Rhea Myers

Flash Formalism

Like all good names for art movements, “Flash Formalism” came about as a criticism of a perceived negative trend. That trend is the increase of work based on mathematical or algorithmic aesthetics, at first written with Flash and increasingly with Processing.

“Formalism” is a damning accusation for a critic to level at a work. Work which has only form, not content, is presumably vacuous. Certainly it has no critical potential. And yet the requirement that work have obvious, easily recovered content that critics can relate to their existing theories is a requirement of illustration, not critical content. That is, there’s a difference between illustrating critical theory and making something that stretches or even breaks critical theory. If the search-engine chic and in-faux-mation graphics of vaguely political net.art is more to criticism’s tastes, I’d say it’s criticism that has the problem.

Refusal of illustrative content is a political position. And given how complicit would-be net.art criticism is with existing power structures it’s actually a very critical position. It is a position that presents a genuine and useful challenge to and for criticism.

Like process art or the original computer art, both dating from the hardly apolitical 60s and 70s, Flash Formalism is not an art without social meaning. It is just a meaning that cannot immediately be reduced to sound-bite Poststucturalism. It is also a meaning that is not merely textual, another cardinal sin. It is mathematical.

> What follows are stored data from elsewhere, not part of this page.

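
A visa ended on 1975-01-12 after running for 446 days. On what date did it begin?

October 23, 1973

Counting back 446 days from January 12, 1975.
Going back 12 days from January 12, 1975 reaches the end of the previous month; 446 − 12 = 434 left.
December 1974 has 31 days: 434 − 31 = 403 left.
November 1974 has 30 days: 403 − 30 = 373 left.
October 1974 has 31 days: 373 − 31 = 342 left.
September 1974 has 30 days: 342 − 30 = 312 left.
August 1974 has 31 days: 312 − 31 = 281 left.
July 1974 has 31 days: 281 − 31 = 250 left.
June 1974 has 30 days: 250 − 30 = 220 left.
May 1974 has 31 days: 220 − 31 = 189 left.
April 1974 has 30 days: 189 − 30 = 159 left.
March 1974 has 31 days: 159 − 31 = 128 left.
February 1974 has 28 days (1974 is not a leap year): 128 − 28 = 100 left.
January 1974 has 31 days: 100 − 31 = 69 left.
December 1973 has 31 days: 69 − 31 = 38 left.
November 1973 has 30 days: 38 − 30 = 8 left.
October 1973 has 31 days; 31 − 8 = 23 → October 23, 1973.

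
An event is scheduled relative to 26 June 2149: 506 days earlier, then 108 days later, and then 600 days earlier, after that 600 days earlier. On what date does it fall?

Counting back 506 days from June 26, 2149:
Going back 26 days from June 26, 2149 reaches the end of the previous month; 506 − 26 = 480 left.
May 2149 has 31 days: 480 − 31 = 449 left.
April 2149 has 30 days: 449 − 30 = 419 left.
March 2149 has 31 days: 419 − 31 = 388 left.
February 2149 has 28 days (2149 is not a leap year): 388 − 28 = 360 left.
January 2149 has 31 days: 360 − 31 = 329 left.
December 2148 has 31 days: 329 − 31 = 298 left.
November 2148 has 30 days: 298 − 30 = 268 left.
October 2148 has 31 days: 268 − 31 = 237 left.
September 2148 has 30 days: 237 − 30 = 207 left.
August 2148 has 31 days: 207 − 31 = 176 left.
July 2148 has 31 days: 176 − 31 = 145 left.
June 2148 has 30 days: 145 − 30 = 115 left.
May 2148 has 31 days: 115 − 31 = 84 left.
April 2148 has 30 days: 84 − 30 = 54 left.
March 2148 has 31 days: 54 − 31 = 23 left.
February 2148 has 29 days; 29 − 23 = 6 → February 6, 2148.
Advancing 108 days from February 6, 2148:
February has 29 days, so 29 − 6 = 23 days remain after February 6, 2148; 108 − 23 = 85 left.
March 2148 has 31 days: 85 − 31 = 54 left.
April 2148 has 30 days: 54 − 30 = 24 left.
24 days into May 2148 → May 24, 2148.
Going back 600 days from May 24, 2148:
Going back 24 days from May 24, 2148 reaches the end of the previous month; 600 − 24 = 576 left.
April 2148 has 30 days: 576 − 30 = 546 left.
March 2148 has 31 days: 546 − 31 = 515 left.
February 2148 has 29 days (2148 is a leap year): 515 − 29 = 486 left.
January 2148 has 31 days: 486 − 31 = 455 left.
December 2147 has 31 days: 455 − 31 = 424 left.
November 2147 has 30 days: 424 − 30 = 394 left.
October 2147 has 31 days: 394 − 31 = 363 left.
September 2147 has 30 days: 363 − 30 = 333 left.
August 2147 has 31 days: 333 − 31 = 302 left.
July 2147 has 31 days: 302 − 31 = 271 left.
June 2147 has 30 days: 271 − 30 = 241 left.
May 2147 has 31 days: 241 − 31 = 210 left.
April 2147 has 30 days: 210 − 30 = 180 left.
March 2147 has 31 days: 180 − 31 = 149 left.
February 2147 has 28 days (2147 is not a leap year): 149 − 28 = 121 left.
January 2147 has 31 days: 121 − 31 = 90 left.
December 2146 has 31 days: 90 − 31 = 59 left.
November 2146 has 30 days: 59 − 30 = 29 left.
October 2146 has 31 days; 31 − 29 = 2 → October 2, 2146.
Counting back 600 days from October 2, 2146:
Going back 2 days from October 2, 2146 reaches the end of the previous month; 600 − 2 = 598 left.
September 2146 has 30 days: 598 − 30 = 568 left.
August 2146 has 31 days: 568 − 31 = 537 left.
July 2146 has 31 days: 537 − 31 = 506 left.
June 2146 has 30 days: 506 − 30 = 476 left.
May 2146 has 31 days: 476 − 31 = 445 left.
April 2146 has 30 days: 445 − 30 = 415 left.
March 2146 has 31 days: 415 − 31 = 384 left.
February 2146 has 28 days (2146 is not a leap year): 384 − 28 = 356 left.
January 2146 has 31 days: 356 − 31 = 325 left.
December 2145 has 31 days: 325 − 31 = 294 left.
November 2145 has 30 days: 294 − 30 = 264 left.
October 2145 has 31 days: 264 − 31 = 233 left.
September 2145 has 30 days: 233 − 30 = 203 left.
August 2145 has 31 days: 203 − 31 = 172 left.
July 2145 has 31 days: 172 − 31 = 141 left.
June 2145 has 30 days: 141 − 30 = 111 left.
May 2145 has 31 days: 111 − 31 = 80 left.
April 2145 has 30 days: 80 − 30 = 50 left.
March 2145 has 31 days: 50 − 31 = 19 left.
February 2145 has 28 days; 28 − 19 = 9 → February 9, 2145.

February 9, 2145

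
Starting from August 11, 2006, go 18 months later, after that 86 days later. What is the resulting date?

May 7, 2008

Adding 18 months from August 11, 2006:
month 8 + 18 = 26, which is month 2 of year 2008 → February 2008.
Day 11 is valid in February, giving February 11, 2008.
Advancing 86 days from February 11, 2008:
February has 29 days, so 29 − 11 = 18 days remain after February 11, 2008; 86 − 18 = 68 left.
March 2008 has 31 days: 68 − 31 = 37 left.
April 2008 has 30 days: 37 − 30 = 7 left.
7 days into May 2008 → May 7, 2008.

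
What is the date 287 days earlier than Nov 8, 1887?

January 25, 1887

Going back 287 days from November 8, 1887.
Going back 8 days from November 8, 1887 reaches the end of the previous month; 287 − 8 = 279 left.
October 1887 has 31 days: 279 − 31 = 248 left.
September 1887 has 30 days: 248 − 30 = 218 left.
August 1887 has 31 days: 218 − 31 = 187 left.
July 1887 has 31 days: 187 − 31 = 156 left.
June 1887 has 30 days: 156 − 30 = 126 left.
May 1887 has 31 days: 126 − 31 = 95 left.
April 1887 has 30 days: 95 − 30 = 65 left.
March 1887 has 31 days: 65 − 31 = 34 left.
February 1887 has 28 days (1887 is not a leap year): 34 − 28 = 6 left.
January 1887 has 31 days; 31 − 6 = 25 → January 25, 1887.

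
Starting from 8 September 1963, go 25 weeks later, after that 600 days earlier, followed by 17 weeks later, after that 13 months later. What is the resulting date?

Counting forward 25 weeks (= 175 days) from September 8, 1963:
September has 30 days, so 30 − 8 = 22 days remain after September 8, 1963; 175 − 22 = 153 left.
October 1963 has 31 days: 153 − 31 = 122 left.
November 1963 has 30 days: 122 − 30 = 92 left.
December 1963 has 31 days: 92 − 31 = 61 left.
January 1964 has 31 days: 61 − 31 = 30 left.
February 1964 has 29 days (1964 is a leap year): 30 − 29 = 1 left.
1 day into March 1964 → March 1, 1964.
Going back 600 days from March 1, 1964:
Going back 1 day from March 1, 1964 reaches the end of the previous month; 600 − 1 = 599 left.
February 1964 has 29 days (1964 is a leap year): 599 − 29 = 570 left.
January 1964 has 31 days: 570 − 31 = 539 left.
December 1963 has 31 days: 539 − 31 = 508 left.
November 1963 has 30 days: 508 − 30 = 478 left.
October 1963 has 31 days: 478 − 31 = 447 left.
September 1963 has 30 days: 447 − 30 = 417 left.
August 1963 has 31 days: 417 − 31 = 386 left.
July 1963 has 31 days: 386 − 31 = 355 left.
June 1963 has 30 days: 355 − 30 = 325 left.
May 1963 has 31 days: 325 − 31 = 294 left.
April 1963 has 30 days: 294 − 30 = 264 left.
March 1963 has 31 days: 264 − 31 = 233 left.
February 1963 has 28 days (1963 is not a leap year): 233 − 28 = 205 left.
January 1963 has 31 days: 205 − 31 = 174 left.
December 1962 has 31 days: 174 − 31 = 143 left.
November 1962 has 30 days: 143 − 30 = 113 left.
October 1962 has 31 days: 113 − 31 = 82 left.
September 1962 has 30 days: 82 − 30 = 52 left.
August 1962 has 31 days: 52 − 31 = 21 left.
July 1962 has 31 days; 31 − 21 = 10 → July 10, 1962.
Counting forward 17 weeks (= 119 days) from July 10, 1962:
July has 31 days, so 31 − 10 = 21 days remain after July 10, 1962; 119 − 21 = 98 left.
August 1962 has 31 days: 98 − 31 = 67 left.
September 1962 has 30 days: 67 − 30 = 37 left.
October 1962 has 31 days: 37 − 31 = 6 left.
6 days into November 1962 → November 6, 1962.
Adding 13 months from November 6, 1962:
month 11 + 13 = 24, which is month 12 of year 1963 → December 1963.
Day 6 is valid in December, giving December 6, 1963.

December 6, 1963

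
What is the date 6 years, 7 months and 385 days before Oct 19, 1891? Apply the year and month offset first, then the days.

Counting back 6 years, 7 months and 385 days from October 19, 1891: first the month/year part, then the days.
-6 years → 1885; month 10 − 7 = 3 → March 1885.
Day 19 is valid in March, giving March 19, 1885.
Now subtract 385 days from March 19, 1885.
Going back 19 days from March 19, 1885 reaches the end of the previous month; 385 − 19 = 366 left.
February 1885 has 28 days (1885 is not a leap year): 366 − 28 = 338 left.
January 1885 has 31 days: 338 − 31 = 307 left.
December 1884 has 31 days: 307 − 31 = 276 left.
November 1884 has 30 days: 276 − 30 = 246 left.
October 1884 has 31 days: 246 − 31 = 215 left.
September 1884 has 30 days: 215 − 30 = 185 left.
August 1884 has 31 days: 185 − 31 = 154 left.
July 1884 has 31 days: 154 − 31 = 123 left.
June 1884 has 30 days: 123 − 30 = 93 left.
May 1884 has 31 days: 93 − 31 = 62 left.
April 1884 has 30 days: 62 − 30 = 32 left.
March 1884 has 31 days: 32 − 31 = 1 left.
February 1884 has 29 days; 29 − 1 = 28 → February 28, 1884.

February 28, 1884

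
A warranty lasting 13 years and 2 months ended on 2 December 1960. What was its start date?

Going back 13 years and 2 months from December 2, 1960.
-13 years → 1947; month 12 − 2 = 10 → October 1947.
Day 2 is valid in October, giving October 2, 1947.

October 2, 1947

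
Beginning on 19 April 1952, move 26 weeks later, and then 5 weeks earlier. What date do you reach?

Advancing 26 weeks (= 182 days) from April 19, 1952:
April has 30 days, so 30 − 19 = 11 days remain after April 19, 1952; 182 − 11 = 171 left.
May 1952 has 31 days: 171 − 31 = 140 left.
June 1952 has 30 days: 140 − 30 = 110 left.
July 1952 has 31 days: 110 − 31 = 79 left.
August 1952 has 31 days: 79 − 31 = 48 left.
September 1952 has 30 days: 48 − 30 = 18 left.
18 days into October 1952 → October 18, 1952.
Going back 5 weeks (= 35 days) from October 18, 1952:
Going back 18 days from October 18, 1952 reaches the end of the previous month; 35 − 18 = 17 left.
September 1952 has 30 days; 30 − 17 = 13 → September 13, 1952.

September 13, 1952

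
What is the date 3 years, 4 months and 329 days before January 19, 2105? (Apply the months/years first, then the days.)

October 25, 2100

Counting back 3 years, 4 months and 329 days from January 19, 2105: first the month/year part, then the days.
-3 years → 2102; month 1 − 4 = -3, which is month 9 of year 2101 → September 2101.
Day 19 is valid in September, giving September 19, 2101.
Now subtract 329 days from September 19, 2101.
Going back 19 days from September 19, 2101 reaches the end of the previous month; 329 − 19 = 310 left.
August 2101 has 31 days: 310 − 31 = 279 left.
July 2101 has 31 days: 279 − 31 = 248 left.
June 2101 has 30 days: 248 − 30 = 218 left.
May 2101 has 31 days: 218 − 31 = 187 left.
April 2101 has 30 days: 187 − 30 = 157 left.
March 2101 has 31 days: 157 − 31 = 126 left.
February 2101 has 28 days (2101 is not a leap year): 126 − 28 = 98 left.
January 2101 has 31 days: 98 − 31 = 67 left.
December 2100 has 31 days: 67 − 31 = 36 left.
November 2100 has 30 days: 36 − 30 = 6 left.
October 2100 has 31 days; 31 − 6 = 25 → October 25, 2100.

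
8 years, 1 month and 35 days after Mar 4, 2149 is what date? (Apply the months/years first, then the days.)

May 9, 2157

Advancing 8 years, 1 month and 35 days from March 4, 2149: first the month/year part, then the days.
+8 years → 2157; month 3 + 1 = 4 → April 2157.
Day 4 is valid in April, giving April 4, 2157.
Now add 35 days from April 4, 2157.
April has 30 days, so 30 − 4 = 26 days remain after April 4, 2157; 35 − 26 = 9 left.
9 days into May 2157 → May 9, 2157.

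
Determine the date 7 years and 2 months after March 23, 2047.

May 23, 2054

Adding 7 years and 2 months from March 23, 2047.
+7 years → 2054; month 3 + 2 = 5 → May 2054.
Day 23 is valid in May, giving May 23, 2054.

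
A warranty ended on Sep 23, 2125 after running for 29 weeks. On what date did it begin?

March 4, 2125

Going back 29 weeks = 203 days from September 23, 2125.
Going back 23 days from September 23, 2125 reaches the end of the previous month; 203 − 23 = 180 left.
August 2125 has 31 days: 180 − 31 = 149 left.
July 2125 has 31 days: 149 − 31 = 118 left.
June 2125 has 30 days: 118 − 30 = 88 left.
May 2125 has 31 days: 88 − 31 = 57 left.
April 2125 has 30 days: 57 − 30 = 27 left.
March 2125 has 31 days; 31 − 27 = 4 → March 4, 2125.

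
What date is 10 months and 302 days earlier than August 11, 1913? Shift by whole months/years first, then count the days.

December 14, 1911

Going back 10 months and 302 days from August 11, 1913: first the month/year part, then the days.
month 8 − 10 = -2, which is month 10 of year 1912 → October 1912.
Day 11 is valid in October, giving October 11, 1912.
Now subtract 302 days from October 11, 1912.
Going back 11 days from October 11, 1912 reaches the end of the previous month; 302 − 11 = 291 left.
September 1912 has 30 days: 291 − 30 = 261 left.
August 1912 has 31 days: 261 − 31 = 230 left.
July 1912 has 31 days: 230 − 31 = 199 left.
June 1912 has 30 days: 199 − 30 = 169 left.
May 1912 has 31 days: 169 − 31 = 138 left.
April 1912 has 30 days: 138 − 30 = 108 left.
March 1912 has 31 days: 108 − 31 = 77 left.
February 1912 has 29 days (1912 is a leap year): 77 − 29 = 48 left.
January 1912 has 31 days: 48 − 31 = 17 left.
December 1911 has 31 days; 31 − 17 = 14 → December 14, 1911.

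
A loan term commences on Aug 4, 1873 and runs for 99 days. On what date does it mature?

Advancing 99 days from August 4, 1873.
August has 31 days, so 31 − 4 = 27 days remain after August 4, 1873; 99 − 27 = 72 left.
September 1873 has 30 days: 72 − 30 = 42 left.
October 1873 has 31 days: 42 − 31 = 11 left.
11 days into November 1873 → November 11, 1873.

November 11, 1873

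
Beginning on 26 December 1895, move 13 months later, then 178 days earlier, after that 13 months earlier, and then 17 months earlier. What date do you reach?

February 1, 1894

Advancing 13 months from December 26, 1895:
month 12 + 13 = 25, which is month 1 of year 1897 → January 1897.
Day 26 is valid in January, giving January 26, 1897.
Going back 178 days from January 26, 1897:
Going back 26 days from January 26, 1897 reaches the end of the previous month; 178 − 26 = 152 left.
December 1896 has 31 days: 152 − 31 = 121 left.
November 1896 has 30 days: 121 − 30 = 91 left.
October 1896 has 31 days: 91 − 31 = 60 left.
September 1896 has 30 days: 60 − 30 = 30 left.
August 1896 has 31 days; 31 − 30 = 1 → August 1, 1896.
Counting back 13 months from August 1, 1896:
month 8 − 13 = -5, which is month 7 of year 1895 → July 1895.
Day 1 is valid in July, giving July 1, 1895.
Counting back 17 months from July 1, 1895:
month 7 − 17 = -10, which is month 2 of year 1894 → February 1894.
Day 1 is valid in February, giving February 1, 1894.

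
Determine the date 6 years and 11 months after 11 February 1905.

Adding 6 years and 11 months from February 11, 1905.
+6 years → 1911; month 2 + 11 = 13, which is month 1 of year 1912 → January 1912.
Day 11 is valid in January, giving January 11, 1912.

January 11, 1912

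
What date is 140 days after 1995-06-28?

November 15, 1995

Adding 140 days from June 28, 1995.
June has 30 days, so 30 − 28 = 2 days remain after June 28, 1995; 140 − 2 = 138 left.
July 1995 has 31 days: 138 − 31 = 107 left.
August 1995 has 31 days: 107 − 31 = 76 left.
September 1995 has 30 days: 76 − 30 = 46 left.
October 1995 has 31 days: 46 − 31 = 15 left.
15 days into November 1995 → November 15, 1995.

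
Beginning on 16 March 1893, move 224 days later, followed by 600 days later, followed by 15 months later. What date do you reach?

September 18, 1896

Advancing 224 days from March 16, 1893:
March has 31 days, so 31 − 16 = 15 days remain after March 16, 1893; 224 − 15 = 209 left.
April 1893 has 30 days: 209 − 30 = 179 left.
May 1893 has 31 days: 179 − 31 = 148 left.
June 1893 has 30 days: 148 − 30 = 118 left.
July 1893 has 31 days: 118 − 31 = 87 left.
August 1893 has 31 days: 87 − 31 = 56 left.
September 1893 has 30 days: 56 − 30 = 26 left.
26 days into October 1893 → October 26, 1893.
Counting forward 600 days from October 26, 1893:
October has 31 days, so 31 − 26 = 5 days remain after October 26, 1893; 600 − 5 = 595 left.
November 1893 has 30 days: 595 − 30 = 565 left.
December 1893 has 31 days: 565 − 31 = 534 left.
January 1894 has 31 days: 534 − 31 = 503 left.
February 1894 has 28 days (1894 is not a leap year): 503 − 28 = 475 left.
March 1894 has 31 days: 475 − 31 = 444 left.
April 1894 has 30 days: 444 − 30 = 414 left.
May 1894 has 31 days: 414 − 31 = 383 left.
June 1894 has 30 days: 383 − 30 = 353 left.
July 1894 has 31 days: 353 − 31 = 322 left.
August 1894 has 31 days: 322 − 31 = 291 left.
September 1894 has 30 days: 291 − 30 = 261 left.
October 1894 has 31 days: 261 − 31 = 230 left.
November 1894 has 30 days: 230 − 30 = 200 left.
December 1894 has 31 days: 200 − 31 = 169 left.
January 1895 has 31 days: 169 − 31 = 138 left.
February 1895 has 28 days (1895 is not a leap year): 138 − 28 = 110 left.
March 1895 has 31 days: 110 − 31 = 79 left.
April 1895 has 30 days: 79 − 30 = 49 left.
May 1895 has 31 days: 49 − 31 = 18 left.
18 days into June 1895 → June 18, 1895.
Counting forward 15 months from June 18, 1895:
month 6 + 15 = 21, which is month 9 of year 1896 → September 1896.
Day 18 is valid in September, giving September 18, 1896.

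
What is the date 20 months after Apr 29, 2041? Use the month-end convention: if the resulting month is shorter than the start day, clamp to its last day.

December 29, 2042

Advancing 20 months from April 29, 2041.
month 4 + 20 = 24, which is month 12 of year 2042 → December 2042.
Day 29 is valid in December, giving December 29, 2042.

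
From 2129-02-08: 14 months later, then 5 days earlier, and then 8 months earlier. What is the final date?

Advancing 14 months from February 8, 2129:
month 2 + 14 = 16, which is month 4 of year 2130 → April 2130.
Day 8 is valid in April, giving April 8, 2130.
Going back 5 days from April 8, 2130:
8 − 5 = 3, still in April 2130.
Subtracting 8 months from April 3, 2130:
month 4 − 8 = -4, which is month 8 of year 2129 → August 2129.
Day 3 is valid in August, giving August 3, 2129.

August 3, 2129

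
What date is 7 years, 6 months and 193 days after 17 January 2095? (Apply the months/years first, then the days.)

Advancing 7 years, 6 months and 193 days from January 17, 2095: first the month/year part, then the days.
+7 years → 2102; month 1 + 6 = 7 → July 2102.
Day 17 is valid in July, giving July 17, 2102.
Now add 193 days from July 17, 2102.
July has 31 days, so 31 − 17 = 14 days remain after July 17, 2102; 193 − 14 = 179 left.
August 2102 has 31 days: 179 − 31 = 148 left.
September 2102 has 30 days: 148 − 30 = 118 left.
October 2102 has 31 days: 118 − 31 = 87 left.
November 2102 has 30 days: 87 − 30 = 57 left.
December 2102 has 31 days: 57 − 31 = 26 left.
26 days into January 2103 → January 26, 2103.

January 26, 2103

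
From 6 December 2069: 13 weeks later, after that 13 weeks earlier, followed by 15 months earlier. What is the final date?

Advancing 13 weeks (= 91 days) from December 6, 2069:
December has 31 days, so 31 − 6 = 25 days remain after December 6, 2069; 91 − 25 = 66 left.
January 2070 has 31 days: 66 − 31 = 35 left.
February 2070 has 28 days (2070 is not a leap year): 35 − 28 = 7 left.
7 days into March 2070 → March 7, 2070.
Going back 13 weeks (= 91 days) from March 7, 2070:
Going back 7 days from March 7, 2070 reaches the end of the previous month; 91 − 7 = 84 left.
February 2070 has 28 days (2070 is not a leap year): 84 − 28 = 56 left.
January 2070 has 31 days: 56 − 31 = 25 left.
December 2069 has 31 days; 31 − 25 = 6 → December 6, 2069.
Going back 15 months from December 6, 2069:
month 12 − 15 = -3, which is month 9 of year 2068 → September 2068.
Day 6 is valid in September, giving September 6, 2068.

September 6, 2068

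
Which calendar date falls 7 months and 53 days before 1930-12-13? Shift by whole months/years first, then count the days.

Subtracting 7 months and 53 days from December 13, 1930: first the month/year part, then the days.
month 12 − 7 = 5 → May 1930.
Day 13 is valid in May, giving May 13, 1930.
Now subtract 53 days from May 13, 1930.
Going back 13 days from May 13, 1930 reaches the end of the previous month; 53 − 13 = 40 left.
April 1930 has 30 days: 40 − 30 = 10 left.
March 1930 has 31 days; 31 − 10 = 21 → March 21, 1930.

March 21, 1930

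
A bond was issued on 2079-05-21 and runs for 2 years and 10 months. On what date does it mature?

Adding 2 years and 10 months from May 21, 2079.
+2 years → 2081; month 5 + 10 = 15, which is month 3 of year 2082 → March 2082.
Day 21 is valid in March, giving March 21, 2082.

March 21, 2082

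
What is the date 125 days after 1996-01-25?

Adding 125 days from January 25, 1996.
January has 31 days, so 31 − 25 = 6 days remain after January 25, 1996; 125 − 6 = 119 left.
February 1996 has 29 days (1996 is a leap year): 119 − 29 = 90 left.
March 1996 has 31 days: 90 − 31 = 59 left.
April 1996 has 30 days: 59 − 30 = 29 left.
29 days into May 1996 → May 29, 1996.

May 29, 1996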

Mathematics is not undemocratic: anyone can learn some maths. And it is not anti-individualistic: theorems and proofs are named after their discoverers. Alan Badiou claims that ontology is mathematics, and uses many mathematical concepts in his philosophy, so maths isn’t unreflective. Whatever narcissistic claims theory may make for “the text”, we live in a mathematically determined culture, not a textually determined one.

What the mathematics of Flash Formalism shows us is an analogue for an increasingly procedural social and aesthetic world. It shows us a simultaneous concretisation of and abstraction from it, a simultaneous engagement and an escape. No wonder it is so intractable for net.art criticism. It takes subtlety and imagination to see how this work relates to and allows a critique of where we are. You can’t just write about it.